L’année dernière, lorsque j’ai proposé à mon compagnon de partir en vacances à la mi-août, il a hésité. Il ne serait pas là pour récolter les tomates dont il s’était tant occupé, ni pour aider les plantations du jardin à supporter les grandes chaleurs. Je me suis sentie partagée : contrariée à l’idée de rester chez nous plutôt que de partir en vacances aux dates souhaitées, et un peu fière qu’il prenne autant à cœur la vie des plantes de notre jardin. Pour le moment je me considère comme quelqu’un dont l’attention n’est pas assez constante pour garder en vie des plantes dont j’ai la responsabilité, aussi je suis très heureuse (et, pour tout dire, soulagée), que mon conjoint soit devenu en à peine 2 ans un jardinier passionné. Nous sommes tout de même partis en vacances une semaine à la mi-août.
Lui est végétarien, je suis pescetarienne*, et nous mangeons beaucoup d’œufs (non mais vraiment BEAUCOUP), moyen facile et délicieux de consommer tous les acides aminés nécessaires.
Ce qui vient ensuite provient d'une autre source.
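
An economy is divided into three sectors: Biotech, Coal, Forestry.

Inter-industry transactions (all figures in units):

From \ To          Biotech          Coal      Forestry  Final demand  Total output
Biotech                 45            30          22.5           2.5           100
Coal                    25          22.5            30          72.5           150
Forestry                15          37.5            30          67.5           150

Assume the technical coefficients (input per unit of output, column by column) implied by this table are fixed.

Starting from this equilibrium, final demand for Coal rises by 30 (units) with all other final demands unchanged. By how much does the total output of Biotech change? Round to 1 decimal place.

Δx_B = 21.8

Technical coefficients a_ij = z_ij / X_j:
  a_BB = 45/100 = 0.45, a_CB = 25/100 = 0.25, a_FB = 15/100 = 0.15
  a_BC = 30/150 = 0.20, a_CC = 22.5/150 = 0.15, a_FC = 37.5/150 = 0.25
  a_BF = 22.5/150 = 0.15, a_CF = 30/150 = 0.20, a_FF = 30/150 = 0.20
I − A =
  [   0.55    -0.20    -0.15]
  [  -0.25     0.85    -0.20]
  [  -0.15    -0.25     0.80]
Cofactors of I−A, C_ij = (−1)^(i+j)·(minor ij) (rows/columns in the sector order above):
  C_11 = (0.85)(0.80) − (-0.20)(-0.25) = 0.6300
  C_12 = −[(-0.25)(0.80) − (-0.20)(-0.15)] = 0.2300
  C_13 = (-0.25)(-0.25) − (0.85)(-0.15) = 0.1900
  C_21 = −[(-0.20)(0.80) − (-0.15)(-0.25)] = 0.1975
  C_22 = (0.55)(0.80) − (-0.15)(-0.15) = 0.4175
  C_23 = −[(0.55)(-0.25) − (-0.20)(-0.15)] = 0.1675
  C_31 = (-0.20)(-0.20) − (-0.15)(0.85) = 0.1675
  C_32 = −[(0.55)(-0.20) − (-0.15)(-0.25)] = 0.1475
  C_33 = (0.55)(0.85) − (-0.20)(-0.25) = 0.4175
det(I−A) = Σ_j (I−A)_1j·C_1j = (0.55)(0.6300) + (-0.20)(0.2300) + (-0.15)(0.1900) = 0.2720
adj(I−A) = Cᵀ =
  [ 0.6300   0.1975   0.1675]
  [ 0.2300   0.4175   0.1475]
  [ 0.1900   0.1675   0.4175]
(I − A)⁻¹ = adj(I−A) / det(I−A) ≈
  [   2.3162     0.7261     0.6158]
  [   0.8456     1.5349     0.5423]
  [   0.6985     0.6158     1.5349]
Δx = (I − A)⁻¹ Δd with Δd having +30 in the Coal component and 0 elsewhere.
So Δx_B = L_BC · (+30), where L_BC = adj(I−A)_BC / det(I−A) = 0.1975 / 0.2720.
Δx_B = 0.1975 × (+30) / 0.2720 = 5.925 / 0.2720 ≈ 21.8.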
Mes parents ainsi qu’une famille de copains habitant près de chez nous ont des poules dans leur jardin, du coup c’est un sujet de discussion fréquent et qui nous intéresse, ce qui a fait naître l’envie d’en avoir nous aussi.
Mais une contrainte fait encore obstacle à ce jour : lorsque nous nous absentons de la maison, il faudrait toujours trouver quelqu’un pour les nourrir, pour les sortir le matin et les rentrer le soir. Nous vivons avec un chat, que nous faisons nourrir par nos sympathiques voisin·e·s lorsque nous partons quelques jours. Mais si nous avons aussi des poules, cela impliquerait que les tâches s’accumulent pour les personnes qui nous aident, ou alors qu’elles soient réparties entre davantage de personnes. Pour l’instant, cela nous a empêchés d’aller plus avant côté poupoules. Vous savez ce qu’on dit : « it takes a village » ! Ou alors c’est pour autre chose ? Hum…
L’un des sujets qui sous-tendent mon projet de documentaire est le chassé-croisé entre les gens qui comme moi ont des rêves de retour à la terre (vie rurale, localisme voire communalisme, permaculture, sobriété) et les agriculteurices confronté·e·s chaque jour à cette terre, qui souvent souffrent de se sentir seul·e·s, fatigué·e·s, accusé·e·s de polluer les sols et de maltraiter les bêtes.
Depuis 2018, j’en rencontre de temps en temps pour mon film et je me renseigne sur leurs conditions de vie. Dans mon expérience personnelle, je n’ai eu qu’un minuscule aperçu de ce que ce serait d’avoir la responsabilité du vivant non-humain et… je ne m’en suis pas sentie capable. Mais après avoir rechigné à l’idée de ne pas partir en vacances à cause du jardin ou d’hypothétiques poules, je me suis rendue compte, pas intellectuellement mais émotionnellement, de quelque chose que je ne voyais pas. C’est ça que vivent les agriculteurices, tout le temps, multiplié par 10000, sauf qu’iels ne peuvent pas renoncer. Iels ne peuvent pas facilement s’absenter ni même être temporairement insouciant·e·s, sinon les plantes et les animaux dont iels ont la responsabilité peuvent mourir. Je peux imaginer que c’est une des raisons qui les poussent à aimer et être fier·e·s de leur métier. Mais je suppose que ça peut aussi devenir une charge, surtout dans la mesure où elle ne peut être déposée. Selon des chiffres de l’État publiés en 2011, 51% du territoire français est occupé par des activités agricoles. Nous laissons la responsabilité de ces sols et de la vie qu’il y a dessus à cette corporation, pour le meilleur et pour le pire.
Depuis cette prise de conscience, petite mais frappante, je rêve d’un monde où tout le monde partagerait cette responsabilité, par exemple en aidant les paysan·ne·s à prendre des vacances grâce à des remplacements par des bénévoles formé·e·s, des gens comme vous et moi. À part en créant des histoires pour partager ce rêve ou en militant pour des utopies allant dans le même sens, je n’identifie pas de levier personnel pour rendre ce rêve réel. Mais j’aimerais progresser individuellement en apprenant à accepter moi aussi la responsabilité du vivant.
*L’outil de correction me propose de remplacer ce mot par « shakespearienne » : non non, c’est bien pescetarienne, ce qui veut dire que je mange du poisson et des fruits de mer, et pas d’autres animaux morts.